# water just rolls off of him



## MeanneyFids (Aug 24, 2010)

here is a close up of tsuka after a bath



sorry photobucket is not working for me currently


----------



## Annie (Nov 20, 2009)

Wow, BEEEEAUTIFUL!!!!


----------



## srtiels (May 1, 2009)

From the looks of it he must do *alot* of preening to keep his body plumage in such water repellent condition.


----------



## MeanneyFids (Aug 24, 2010)

hes VERY dusty to the touch, he leaves dust residue on my clothes. dally does not feel that dusty at all. tsuka feels dusty but every bath he hardly gets wet. he dries off in a matter of minutes, unlike dally who dries off after a few hours. first thing they do in the morning is preen lol


here we go photobucket finally worked


----------



## Scribbles (Jun 28, 2012)

They remind of little tiny pearls.


----------



## MeanneyFids (Aug 24, 2010)

brings a whole new meaning to "pearl cockatiel" lol


----------



## Annie (Nov 20, 2009)

srtiels said:


> From the looks of it he must do *alot* of preening to keep his body plumage in such water repellent condition.


Oh is that the reason? Because Sunny is exactly the same. I bring her into the shower with me every night but most of the time she prefers not to get wet so she would not fluff her feathers. No matter how much water I throw on her, she remains 99% dry because it all rolls off her. I would splash water on her until my wrists are tired and still she would be dry. :wacko: About once a week she would feel like getting wet---then she would fluff out her feathers and lift her wings to welcome the water. I thought all tiels were like this. I didn't know that it would be because she does a lot of preening.


----------



## MeanneyFids (Aug 24, 2010)

maybe they really care about how they look lol


----------



## Ghosth (Jun 25, 2012)

Cara is very much the same, if he just does the hot shower "trance" within 5 minutes he is totally dry.
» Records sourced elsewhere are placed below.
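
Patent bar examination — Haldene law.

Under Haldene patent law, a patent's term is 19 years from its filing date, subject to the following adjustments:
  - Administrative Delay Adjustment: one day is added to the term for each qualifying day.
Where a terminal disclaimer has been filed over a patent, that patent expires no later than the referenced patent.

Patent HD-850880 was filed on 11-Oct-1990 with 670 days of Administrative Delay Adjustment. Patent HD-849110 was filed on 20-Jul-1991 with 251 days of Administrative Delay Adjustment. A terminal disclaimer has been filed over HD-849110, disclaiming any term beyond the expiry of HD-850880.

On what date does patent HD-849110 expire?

Natural term of HD-849110:
  Base: filing + 19 years → 20 July 2010.
  Administrative Delay Adjustment: +251 days → 28 March 2011.
Expiry of referenced patent HD-850880:
  Base: filing + 19 years → 11 October 2009.
  Administrative Delay Adjustment: +670 days → 12 August 2011.
Terminal disclaimer: HD-849110 expires on the earlier of 28 March 2011 and 12 August 2011.

March 28, 2011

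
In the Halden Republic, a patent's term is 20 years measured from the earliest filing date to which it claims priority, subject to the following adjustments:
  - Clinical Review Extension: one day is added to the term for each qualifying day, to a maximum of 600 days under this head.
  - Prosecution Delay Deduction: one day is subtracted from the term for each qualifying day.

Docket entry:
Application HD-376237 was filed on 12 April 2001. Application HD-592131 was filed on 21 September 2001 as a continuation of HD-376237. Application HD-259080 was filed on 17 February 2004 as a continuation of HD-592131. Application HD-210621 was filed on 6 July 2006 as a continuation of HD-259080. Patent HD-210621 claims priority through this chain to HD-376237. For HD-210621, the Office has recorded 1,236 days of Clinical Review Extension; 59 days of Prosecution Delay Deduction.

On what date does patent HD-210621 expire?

Earliest priority filing: 12 April 2001.
Base term: 12 April 2001 + 20 years → 12 April 2021.
Clinical Review Extension: 1236 days claimed exceeds the 600-day cap, so +600 days → 3 December 2022.
Prosecution Delay Deduction: −59 days → 5 October 2022.

2022-10-05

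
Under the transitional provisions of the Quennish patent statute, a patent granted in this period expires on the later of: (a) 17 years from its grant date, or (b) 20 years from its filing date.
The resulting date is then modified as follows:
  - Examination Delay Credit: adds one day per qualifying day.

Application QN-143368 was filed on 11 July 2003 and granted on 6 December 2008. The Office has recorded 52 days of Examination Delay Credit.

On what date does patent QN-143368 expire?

2026-01-27

(a) grant + 17 years → 6 December 2025.
(b) filing + 20 years → 11 July 2023.
Later of the two: 6 December 2025.
Examination Delay Credit: +52 days → 27 January 2026.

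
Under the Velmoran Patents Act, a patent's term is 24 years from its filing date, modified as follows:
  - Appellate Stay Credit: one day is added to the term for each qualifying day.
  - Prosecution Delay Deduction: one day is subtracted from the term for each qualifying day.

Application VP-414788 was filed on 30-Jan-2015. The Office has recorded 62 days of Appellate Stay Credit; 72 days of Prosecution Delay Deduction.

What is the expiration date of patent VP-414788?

Base term: filing date + 24 years → 30 January 2039.
Appellate Stay Credit: +62 days → 2 April 2039.
Prosecution Delay Deduction: −72 days → 20 January 2039.

2039-01-20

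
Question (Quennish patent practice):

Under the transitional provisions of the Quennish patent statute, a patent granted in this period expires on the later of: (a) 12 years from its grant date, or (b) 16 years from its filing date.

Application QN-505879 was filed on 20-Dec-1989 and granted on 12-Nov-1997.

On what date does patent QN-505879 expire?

2009-11-12

(a) grant + 12 years → 12 November 2009.
(b) filing + 16 years → 20 December 2005.
Later of the two: 12 November 2009.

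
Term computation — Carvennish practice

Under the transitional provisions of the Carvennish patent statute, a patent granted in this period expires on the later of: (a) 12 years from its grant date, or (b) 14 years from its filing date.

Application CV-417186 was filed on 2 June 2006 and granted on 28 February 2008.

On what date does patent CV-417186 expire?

(a) grant + 12 years → 28 February 2020.
(b) filing + 14 years → 2 June 2020.
Later of the two: 2 June 2020.

June 2, 2020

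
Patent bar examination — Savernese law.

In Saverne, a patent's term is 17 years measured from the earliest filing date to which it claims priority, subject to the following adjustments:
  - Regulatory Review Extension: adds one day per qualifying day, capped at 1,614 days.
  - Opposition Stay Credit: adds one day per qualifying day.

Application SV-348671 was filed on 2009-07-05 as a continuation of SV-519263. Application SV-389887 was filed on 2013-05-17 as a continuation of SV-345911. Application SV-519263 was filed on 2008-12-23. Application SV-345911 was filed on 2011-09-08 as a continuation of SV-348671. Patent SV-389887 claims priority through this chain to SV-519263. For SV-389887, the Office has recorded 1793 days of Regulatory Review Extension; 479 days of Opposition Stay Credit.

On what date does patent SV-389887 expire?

2031-09-16

Earliest priority filing: 23 December 2008.
Base term: 23 December 2008 + 17 years → 23 December 2025.
Regulatory Review Extension: 1793 days claimed exceeds the 1614-day cap, so +1614 days → 25 May 2030.
Opposition Stay Credit: +479 days → 16 September 2031.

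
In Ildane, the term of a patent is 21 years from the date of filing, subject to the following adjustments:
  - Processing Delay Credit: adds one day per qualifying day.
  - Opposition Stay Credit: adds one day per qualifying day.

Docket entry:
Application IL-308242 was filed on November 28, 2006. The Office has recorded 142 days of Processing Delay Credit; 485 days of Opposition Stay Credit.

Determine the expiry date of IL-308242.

2029-08-16

Base term: filing date + 21 years → 28 November 2027.
Processing Delay Credit: +142 days → 18 April 2028.
Opposition Stay Credit: +485 days → 16 August 2029.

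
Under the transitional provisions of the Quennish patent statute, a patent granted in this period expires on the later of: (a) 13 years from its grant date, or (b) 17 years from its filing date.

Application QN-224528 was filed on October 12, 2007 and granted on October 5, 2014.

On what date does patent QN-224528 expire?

October 5, 2027

(a) grant + 13 years → 5 October 2027.
(b) filing + 17 years → 12 October 2024.
Later of the two: 5 October 2027.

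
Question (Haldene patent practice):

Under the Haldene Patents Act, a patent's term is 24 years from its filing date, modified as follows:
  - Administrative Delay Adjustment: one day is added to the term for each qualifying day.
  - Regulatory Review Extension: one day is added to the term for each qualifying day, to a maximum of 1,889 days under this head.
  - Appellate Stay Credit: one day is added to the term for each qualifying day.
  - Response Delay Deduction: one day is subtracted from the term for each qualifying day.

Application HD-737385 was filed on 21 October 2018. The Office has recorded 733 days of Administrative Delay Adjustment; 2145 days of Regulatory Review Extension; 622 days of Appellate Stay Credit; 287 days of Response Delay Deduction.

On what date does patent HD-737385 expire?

November 25, 2050

Base term: filing date + 24 years → 21 October 2042.
Administrative Delay Adjustment: +733 days → 23 October 2044.
Regulatory Review Extension: 2145 days claimed exceeds the 1889-day cap, so +1889 days → 25 December 2049.
Appellate Stay Credit: +622 days → 8 September 2051.
Response Delay Deduction: −287 days → 25 November 2050.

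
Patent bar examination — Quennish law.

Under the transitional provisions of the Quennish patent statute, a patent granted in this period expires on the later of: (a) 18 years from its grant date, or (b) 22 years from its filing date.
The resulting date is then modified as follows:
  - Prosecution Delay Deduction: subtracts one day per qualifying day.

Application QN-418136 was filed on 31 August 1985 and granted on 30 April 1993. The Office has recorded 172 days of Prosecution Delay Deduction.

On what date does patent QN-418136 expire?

(a) grant + 18 years → 30 April 2011.
(b) filing + 22 years → 31 August 2007.
Later of the two: 30 April 2011.
Prosecution Delay Deduction: −172 days → 9 November 2010.

November 9, 2010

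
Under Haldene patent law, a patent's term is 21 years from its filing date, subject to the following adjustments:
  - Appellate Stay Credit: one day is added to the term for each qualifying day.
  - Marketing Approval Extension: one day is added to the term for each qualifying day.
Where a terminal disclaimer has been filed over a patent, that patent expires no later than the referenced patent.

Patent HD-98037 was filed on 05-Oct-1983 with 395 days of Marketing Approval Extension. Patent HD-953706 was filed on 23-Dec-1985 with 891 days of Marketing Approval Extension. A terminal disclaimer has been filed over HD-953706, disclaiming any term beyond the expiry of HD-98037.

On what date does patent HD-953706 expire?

Natural term of HD-953706:
  Base: filing + 21 years → 23 December 2006.
  Marketing Approval Extension: +891 days → 1 June 2009.
Expiry of referenced patent HD-98037:
  Base: filing + 21 years → 5 October 2004.
  Marketing Approval Extension: +395 days → 4 November 2005.
Terminal disclaimer: HD-953706 expires on the earlier of 1 June 2009 and 4 November 2005.

November 4, 2005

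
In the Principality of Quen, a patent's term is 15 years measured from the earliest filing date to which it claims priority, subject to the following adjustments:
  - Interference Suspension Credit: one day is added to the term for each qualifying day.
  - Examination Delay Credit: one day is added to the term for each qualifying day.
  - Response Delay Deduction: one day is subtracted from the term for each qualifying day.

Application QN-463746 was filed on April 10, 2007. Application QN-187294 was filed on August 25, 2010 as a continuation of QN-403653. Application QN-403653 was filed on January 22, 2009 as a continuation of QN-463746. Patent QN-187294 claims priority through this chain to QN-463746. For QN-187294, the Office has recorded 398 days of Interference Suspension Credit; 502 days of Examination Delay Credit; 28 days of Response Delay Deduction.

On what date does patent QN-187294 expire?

August 29, 2024

Earliest priority filing: 10 April 2007.
Base term: 10 April 2007 + 15 years → 10 April 2022.
Interference Suspension Credit: +398 days → 13 May 2023.
Examination Delay Credit: +502 days → 26 September 2024.
Response Delay Deduction: −28 days → 29 August 2024.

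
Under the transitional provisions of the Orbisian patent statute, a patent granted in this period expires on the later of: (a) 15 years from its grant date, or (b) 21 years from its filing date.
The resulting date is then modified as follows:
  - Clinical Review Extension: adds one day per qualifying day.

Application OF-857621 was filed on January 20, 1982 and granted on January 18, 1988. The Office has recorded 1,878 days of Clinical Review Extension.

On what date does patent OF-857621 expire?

March 12, 2008

(a) grant + 15 years → 18 January 2003.
(b) filing + 21 years → 20 January 2003.
Later of the two: 20 January 2003.
Clinical Review Extension: +1878 days → 12 March 2008.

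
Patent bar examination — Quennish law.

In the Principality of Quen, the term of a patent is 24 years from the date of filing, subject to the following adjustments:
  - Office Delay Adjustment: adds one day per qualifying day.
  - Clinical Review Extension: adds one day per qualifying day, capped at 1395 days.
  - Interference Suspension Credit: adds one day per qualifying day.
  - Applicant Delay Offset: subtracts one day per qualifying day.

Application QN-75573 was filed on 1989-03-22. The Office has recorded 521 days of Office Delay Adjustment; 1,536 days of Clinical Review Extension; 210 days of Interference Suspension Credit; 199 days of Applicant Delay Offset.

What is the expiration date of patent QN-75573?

Base term: filing date + 24 years → 22 March 2013.
Office Delay Adjustment: +521 days → 25 August 2014.
Clinical Review Extension: 1536 days claimed exceeds the 1395-day cap, so +1395 days → 20 June 2018.
Interference Suspension Credit: +210 days → 16 January 2019.
Applicant Delay Offset: −199 days → 1 July 2018.

July 1, 2018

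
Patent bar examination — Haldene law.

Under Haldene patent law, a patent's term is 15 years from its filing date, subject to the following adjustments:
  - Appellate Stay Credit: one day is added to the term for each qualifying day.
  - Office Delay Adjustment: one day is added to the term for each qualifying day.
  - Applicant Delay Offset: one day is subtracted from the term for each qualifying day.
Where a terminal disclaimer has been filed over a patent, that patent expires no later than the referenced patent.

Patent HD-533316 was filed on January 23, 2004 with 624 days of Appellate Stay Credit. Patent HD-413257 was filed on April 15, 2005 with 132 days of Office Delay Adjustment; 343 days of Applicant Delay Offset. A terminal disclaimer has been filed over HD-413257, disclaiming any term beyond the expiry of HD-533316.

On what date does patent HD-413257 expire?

September 17, 2019

Natural term of HD-413257:
  Base: filing + 15 years → 15 April 2020.
  Office Delay Adjustment: +132 days → 25 August 2020.
  Applicant Delay Offset: −343 days → 17 September 2019.
Expiry of referenced patent HD-533316:
  Base: filing + 15 years → 23 January 2019.
  Appellate Stay Credit: +624 days → 8 October 2020.
Terminal disclaimer: HD-413257 expires on the earlier of 17 September 2019 and 8 October 2020.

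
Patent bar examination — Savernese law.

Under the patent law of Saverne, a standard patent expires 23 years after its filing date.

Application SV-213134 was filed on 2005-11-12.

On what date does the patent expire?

Filing date + 23 years → 12 November 2028.

November 12, 2028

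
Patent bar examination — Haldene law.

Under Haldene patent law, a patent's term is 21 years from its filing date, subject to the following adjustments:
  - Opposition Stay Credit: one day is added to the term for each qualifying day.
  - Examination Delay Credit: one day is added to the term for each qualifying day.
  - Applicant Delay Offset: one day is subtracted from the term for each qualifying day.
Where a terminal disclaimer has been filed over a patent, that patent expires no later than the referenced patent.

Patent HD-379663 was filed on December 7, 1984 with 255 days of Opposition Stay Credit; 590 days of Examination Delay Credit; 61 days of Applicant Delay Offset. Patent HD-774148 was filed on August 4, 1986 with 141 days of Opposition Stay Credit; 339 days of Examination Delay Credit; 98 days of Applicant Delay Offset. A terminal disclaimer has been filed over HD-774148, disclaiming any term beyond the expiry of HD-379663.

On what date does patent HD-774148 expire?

Natural term of HD-774148:
  Base: filing + 21 years → 4 August 2007.
  Opposition Stay Credit: +141 days → 23 December 2007.
  Examination Delay Credit: +339 days → 26 November 2008.
  Applicant Delay Offset: −98 days → 20 August 2008.
Expiry of referenced patent HD-379663:
  Base: filing + 21 years → 7 December 2005.
  Opposition Stay Credit: +255 days → 19 August 2006.
  Examination Delay Credit: +590 days → 31 March 2008.
  Applicant Delay Offset: −61 days → 30 January 2008.
Terminal disclaimer: HD-774148 expires on the earlier of 20 August 2008 and 30 January 2008.

2008-01-30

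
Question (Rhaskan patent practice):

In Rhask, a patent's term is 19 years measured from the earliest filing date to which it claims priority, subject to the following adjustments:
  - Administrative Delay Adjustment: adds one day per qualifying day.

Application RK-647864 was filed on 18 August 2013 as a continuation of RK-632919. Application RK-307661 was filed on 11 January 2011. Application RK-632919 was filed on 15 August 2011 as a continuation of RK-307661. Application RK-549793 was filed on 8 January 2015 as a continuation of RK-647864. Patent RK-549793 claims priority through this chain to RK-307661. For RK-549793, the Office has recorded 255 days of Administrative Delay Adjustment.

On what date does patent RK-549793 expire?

September 23, 2030

Earliest priority filing: 11 January 2011.
Base term: 11 January 2011 + 19 years → 11 January 2030.
Administrative Delay Adjustment: +255 days → 23 September 2030.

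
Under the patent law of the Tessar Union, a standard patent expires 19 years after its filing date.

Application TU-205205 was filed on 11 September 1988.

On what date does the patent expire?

Filing date + 19 years → 11 September 2007.

2007-09-11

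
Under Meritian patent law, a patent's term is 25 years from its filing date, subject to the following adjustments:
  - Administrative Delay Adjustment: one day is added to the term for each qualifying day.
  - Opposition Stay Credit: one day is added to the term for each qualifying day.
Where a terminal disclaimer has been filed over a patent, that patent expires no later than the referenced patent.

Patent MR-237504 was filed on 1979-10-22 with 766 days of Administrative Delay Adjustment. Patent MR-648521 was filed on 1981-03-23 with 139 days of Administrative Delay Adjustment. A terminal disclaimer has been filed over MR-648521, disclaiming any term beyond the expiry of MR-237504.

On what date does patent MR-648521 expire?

2006-08-09

Natural term of MR-648521:
  Base: filing + 25 years → 23 March 2006.
  Administrative Delay Adjustment: +139 days → 9 August 2006.
Expiry of referenced patent MR-237504:
  Base: filing + 25 years → 22 October 2004.
  Administrative Delay Adjustment: +766 days → 27 November 2006.
Terminal disclaimer: MR-648521 expires on the earlier of 9 August 2006 and 27 November 2006.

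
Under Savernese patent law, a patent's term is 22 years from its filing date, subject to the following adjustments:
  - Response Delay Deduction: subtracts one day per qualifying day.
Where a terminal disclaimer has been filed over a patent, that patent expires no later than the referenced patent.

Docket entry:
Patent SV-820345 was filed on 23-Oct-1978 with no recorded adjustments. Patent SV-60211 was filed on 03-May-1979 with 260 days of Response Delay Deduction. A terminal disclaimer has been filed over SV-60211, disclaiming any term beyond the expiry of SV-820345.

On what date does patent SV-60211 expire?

Natural term of SV-60211:
  Base: filing + 22 years → 3 May 2001.
  Response Delay Deduction: −260 days → 16 August 2000.
Expiry of referenced patent SV-820345:
  Base: filing + 22 years → 23 October 2000.
Terminal disclaimer: SV-60211 expires on the earlier of 16 August 2000 and 23 October 2000.

August 16, 2000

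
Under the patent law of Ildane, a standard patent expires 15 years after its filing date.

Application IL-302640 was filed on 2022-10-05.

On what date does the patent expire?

Filing date + 15 years → 5 October 2037.

October 5, 2037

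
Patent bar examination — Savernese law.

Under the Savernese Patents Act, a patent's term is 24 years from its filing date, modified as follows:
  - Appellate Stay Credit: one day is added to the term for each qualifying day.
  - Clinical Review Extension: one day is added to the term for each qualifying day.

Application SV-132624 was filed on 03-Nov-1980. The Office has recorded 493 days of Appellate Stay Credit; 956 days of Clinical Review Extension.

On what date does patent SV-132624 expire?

Base term: filing date + 24 years → 3 November 2004.
Appellate Stay Credit: +493 days → 11 March 2006.
Clinical Review Extension: +956 days → 22 October 2008.

2008-10-22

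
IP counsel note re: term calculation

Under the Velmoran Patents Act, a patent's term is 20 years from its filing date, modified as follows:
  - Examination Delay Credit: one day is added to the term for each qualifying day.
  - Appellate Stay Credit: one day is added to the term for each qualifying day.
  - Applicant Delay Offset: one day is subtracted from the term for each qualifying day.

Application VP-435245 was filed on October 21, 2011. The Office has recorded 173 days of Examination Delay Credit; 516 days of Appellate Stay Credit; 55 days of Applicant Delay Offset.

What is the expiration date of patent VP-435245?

Base term: filing date + 20 years → 21 October 2031.
Examination Delay Credit: +173 days → 11 April 2032.
Appellate Stay Credit: +516 days → 9 September 2033.
Applicant Delay Offset: −55 days → 16 July 2033.

July 16, 2033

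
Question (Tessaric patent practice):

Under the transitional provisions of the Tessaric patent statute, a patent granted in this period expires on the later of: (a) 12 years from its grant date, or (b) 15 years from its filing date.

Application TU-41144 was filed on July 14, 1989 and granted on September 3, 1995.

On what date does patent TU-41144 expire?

2007-09-03

(a) grant + 12 years → 3 September 2007.
(b) filing + 15 years → 14 July 2004.
Later of the two: 3 September 2007.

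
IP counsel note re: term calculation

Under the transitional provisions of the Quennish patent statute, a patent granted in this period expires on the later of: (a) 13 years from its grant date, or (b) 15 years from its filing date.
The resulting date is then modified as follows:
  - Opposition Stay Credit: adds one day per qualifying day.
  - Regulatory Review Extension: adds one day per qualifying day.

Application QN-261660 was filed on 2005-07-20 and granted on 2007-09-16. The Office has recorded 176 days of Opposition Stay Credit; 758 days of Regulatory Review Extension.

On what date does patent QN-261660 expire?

April 8, 2023

(a) grant + 13 years → 16 September 2020.
(b) filing + 15 years → 20 July 2020.
Later of the two: 16 September 2020.
Opposition Stay Credit: +176 days → 11 March 2021.
Regulatory Review Extension: +758 days → 8 April 2023.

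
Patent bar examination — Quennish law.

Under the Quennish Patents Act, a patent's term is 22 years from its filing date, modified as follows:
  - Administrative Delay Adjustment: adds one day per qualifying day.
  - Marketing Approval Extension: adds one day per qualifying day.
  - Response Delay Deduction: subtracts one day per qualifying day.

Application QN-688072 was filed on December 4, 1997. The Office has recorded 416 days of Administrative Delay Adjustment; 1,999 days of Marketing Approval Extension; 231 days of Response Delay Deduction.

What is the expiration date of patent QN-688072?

Base term: filing date + 22 years → 4 December 2019.
Administrative Delay Adjustment: +416 days → 23 January 2021.
Marketing Approval Extension: +1999 days → 15 July 2026.
Response Delay Deduction: −231 days → 26 November 2025.

November 26, 2025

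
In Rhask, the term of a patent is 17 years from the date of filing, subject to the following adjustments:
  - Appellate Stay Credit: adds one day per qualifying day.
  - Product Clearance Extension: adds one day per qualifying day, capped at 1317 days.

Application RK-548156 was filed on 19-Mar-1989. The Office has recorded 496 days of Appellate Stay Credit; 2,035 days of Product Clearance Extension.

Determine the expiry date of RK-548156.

Base term: filing date + 17 years → 19 March 2006.
Appellate Stay Credit: +496 days → 28 July 2007.
Product Clearance Extension: 2035 days claimed exceeds the 1317-day cap, so +1317 days → 6 March 2011.

2011-03-06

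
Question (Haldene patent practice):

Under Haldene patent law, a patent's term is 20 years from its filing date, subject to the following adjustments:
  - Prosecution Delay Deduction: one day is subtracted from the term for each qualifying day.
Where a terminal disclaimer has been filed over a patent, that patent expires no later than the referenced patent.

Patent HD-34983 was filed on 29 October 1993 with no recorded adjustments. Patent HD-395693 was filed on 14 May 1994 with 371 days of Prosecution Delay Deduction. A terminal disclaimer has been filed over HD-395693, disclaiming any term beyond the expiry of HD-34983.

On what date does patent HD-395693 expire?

Natural term of HD-395693:
  Base: filing + 20 years → 14 May 2014.
  Prosecution Delay Deduction: −371 days → 8 May 2013.
Expiry of referenced patent HD-34983:
  Base: filing + 20 years → 29 October 2013.
Terminal disclaimer: HD-395693 expires on the earlier of 8 May 2013 and 29 October 2013.

May 8, 2013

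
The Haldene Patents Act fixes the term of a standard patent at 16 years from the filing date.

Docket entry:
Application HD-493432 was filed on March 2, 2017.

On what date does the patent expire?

Filing date + 16 years → 2 March 2033.

2033-03-02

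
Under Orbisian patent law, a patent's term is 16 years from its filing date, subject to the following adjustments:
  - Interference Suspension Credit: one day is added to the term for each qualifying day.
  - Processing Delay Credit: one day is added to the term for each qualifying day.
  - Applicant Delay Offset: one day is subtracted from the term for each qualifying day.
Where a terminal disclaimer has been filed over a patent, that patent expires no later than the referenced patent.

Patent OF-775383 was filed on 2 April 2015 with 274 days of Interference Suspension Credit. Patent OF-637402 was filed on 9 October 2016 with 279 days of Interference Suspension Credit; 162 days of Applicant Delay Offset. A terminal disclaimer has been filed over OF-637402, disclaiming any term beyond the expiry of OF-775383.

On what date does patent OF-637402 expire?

Natural term of OF-637402:
  Base: filing + 16 years → 9 October 2032.
  Interference Suspension Credit: +279 days → 15 July 2033.
  Applicant Delay Offset: −162 days → 3 February 2033.
Expiry of referenced patent OF-775383:
  Base: filing + 16 years → 2 April 2031.
  Interference Suspension Credit: +274 days → 1 January 2032.
Terminal disclaimer: OF-637402 expires on the earlier of 3 February 2033 and 1 January 2032.

January 1, 2032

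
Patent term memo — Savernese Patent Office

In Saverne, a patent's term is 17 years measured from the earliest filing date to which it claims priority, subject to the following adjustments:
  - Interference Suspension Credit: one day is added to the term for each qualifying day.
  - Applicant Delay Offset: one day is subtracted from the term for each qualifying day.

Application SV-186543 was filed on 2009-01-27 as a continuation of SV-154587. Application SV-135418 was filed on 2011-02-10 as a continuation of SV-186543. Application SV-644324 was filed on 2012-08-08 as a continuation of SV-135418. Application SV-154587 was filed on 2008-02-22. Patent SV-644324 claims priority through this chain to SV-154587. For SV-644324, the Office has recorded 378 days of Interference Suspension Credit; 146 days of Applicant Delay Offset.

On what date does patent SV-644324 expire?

2025-10-12

Earliest priority filing: 22 February 2008.
Base term: 22 February 2008 + 17 years → 22 February 2025.
Interference Suspension Credit: +378 days → 7 March 2026.
Applicant Delay Offset: −146 days → 12 October 2025.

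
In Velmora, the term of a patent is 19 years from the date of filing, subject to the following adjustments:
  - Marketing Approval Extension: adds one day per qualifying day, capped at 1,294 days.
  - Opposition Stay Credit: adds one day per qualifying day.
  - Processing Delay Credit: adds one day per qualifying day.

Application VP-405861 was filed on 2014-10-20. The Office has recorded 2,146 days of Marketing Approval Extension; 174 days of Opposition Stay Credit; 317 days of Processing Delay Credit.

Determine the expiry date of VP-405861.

Base term: filing date + 19 years → 20 October 2033.
Marketing Approval Extension: 2146 days claimed exceeds the 1294-day cap, so +1294 days → 6 May 2037.
Opposition Stay Credit: +174 days → 27 October 2037.
Processing Delay Credit: +317 days → 9 September 2038.

September 9, 2038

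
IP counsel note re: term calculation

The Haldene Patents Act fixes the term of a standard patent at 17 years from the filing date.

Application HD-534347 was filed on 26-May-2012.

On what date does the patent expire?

Filing date + 17 years → 26 May 2029.

2029-05-26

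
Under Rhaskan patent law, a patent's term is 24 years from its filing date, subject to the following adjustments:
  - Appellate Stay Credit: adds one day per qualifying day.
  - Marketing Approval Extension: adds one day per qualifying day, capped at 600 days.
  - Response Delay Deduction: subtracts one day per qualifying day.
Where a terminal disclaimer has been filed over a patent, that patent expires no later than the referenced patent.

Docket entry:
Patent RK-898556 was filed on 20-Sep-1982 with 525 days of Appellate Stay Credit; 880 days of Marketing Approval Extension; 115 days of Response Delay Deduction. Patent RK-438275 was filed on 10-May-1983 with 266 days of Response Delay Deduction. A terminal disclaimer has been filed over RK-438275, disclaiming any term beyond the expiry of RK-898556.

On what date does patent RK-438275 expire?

2006-08-17

Natural term of RK-438275:
  Base: filing + 24 years → 10 May 2007.
  Response Delay Deduction: −266 days → 17 August 2006.
Expiry of referenced patent RK-898556:
  Base: filing + 24 years → 20 September 2006.
  Appellate Stay Credit: +525 days → 27 February 2008.
  Marketing Approval Extension: 880 days claimed exceeds the 600-day cap, so +600 days → 19 October 2009.
  Response Delay Deduction: −115 days → 26 June 2009.
Terminal disclaimer: RK-438275 expires on the earlier of 17 August 2006 and 26 June 2009.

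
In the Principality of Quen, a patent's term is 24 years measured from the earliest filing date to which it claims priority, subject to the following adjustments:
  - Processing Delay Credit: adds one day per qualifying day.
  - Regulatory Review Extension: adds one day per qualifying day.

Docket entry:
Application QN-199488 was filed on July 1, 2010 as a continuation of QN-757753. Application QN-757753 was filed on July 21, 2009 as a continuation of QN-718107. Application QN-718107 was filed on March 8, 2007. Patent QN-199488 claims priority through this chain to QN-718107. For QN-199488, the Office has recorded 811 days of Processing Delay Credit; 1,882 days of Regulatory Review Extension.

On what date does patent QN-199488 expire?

2038-07-22

Earliest priority filing: 8 March 2007.
Base term: 8 March 2007 + 24 years → 8 March 2031.
Processing Delay Credit: +811 days → 27 May 2033.
Regulatory Review Extension: +1882 days → 22 July 2038.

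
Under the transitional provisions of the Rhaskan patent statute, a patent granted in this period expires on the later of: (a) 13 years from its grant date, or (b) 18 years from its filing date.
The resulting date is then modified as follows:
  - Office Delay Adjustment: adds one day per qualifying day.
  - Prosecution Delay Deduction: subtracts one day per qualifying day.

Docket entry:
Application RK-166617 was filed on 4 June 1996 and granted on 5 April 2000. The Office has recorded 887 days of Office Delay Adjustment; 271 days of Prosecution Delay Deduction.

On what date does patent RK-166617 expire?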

You might want to try thunderstorm sounds if you want him to "open up" those feathers and get wet. Seems to work.


----------



## MeanneyFids (Aug 24, 2010)

hmmm maybe i will and see how it goes, supposed to rain tomorrow


----------



## lperry82 (Aug 2, 2010)

Amazing capture of the water


----------



## MeanneyFids (Aug 24, 2010)

i like the macro photos of my camera, thats for sure  i can get stuff i couldnt get before


----------



## Seven11 (Feb 25, 2012)

I love those pictures. I'm going to guess you shot those with a nifty fifty??


----------



## MeanneyFids (Aug 24, 2010)

i use a canon rebel EOS T3 and that photo was taken with my 18-55 mm lens  i also have a 75-300 mm zoom lens, i love this camera

i had to google nifty fifty lol seems yes that might be what i used LOL


----------



## budgieandtiel (Jul 24, 2012)

Wow, that's really amazing. When I originally bought Shiraarat, he would open up his wings and bathe, but then, being the inexperienced owner that I was, I had a panic attack and thought misting was hurting him somehow. But when I misted him again, he just runs away. Now I try to use the shower, but he just goes into the trance, which always has me worried because he's sniffling afterwards.


----------



## Seven11 (Feb 25, 2012)

well then I underestimated the T3 haha and definitely the kit lens. The nifty fifty is a 50mm f1.8 that's all plastic but produces stunningly sharp photos for what it is. Great pictures though


----------



## MeanneyFids (Aug 24, 2010)

i like how flexible both lenses are. i will open a thread with some of my photography for you


----------



## lordsnipe (Nov 11, 2010)

Must be a boy thing ... Nibbler also repels water even after I put him under the shower!

Colbie and Pepper both get drenched and look like drowned rats afterwards!


----------



## MeanneyFids (Aug 24, 2010)

boys always gotta be more difficult, dont they


----------



## vampiric_conure (Jul 8, 2012)

Love those water shots! My brats just get drenched when I mist them....look like drowned rats when I finish misting them, heehee.

Does anyone else's birds do the bathing dance when they vacuum? Mindwipe starts it and the rest of them start with it. Funny to see all four birds bathing to the sound of me cleaning their cage!


----------



## MeanneyFids (Aug 24, 2010)

not mine, they start being as loud as possible when we vacuum. its like they want to compete. the vacuum wins, we have a shop-vac!


----------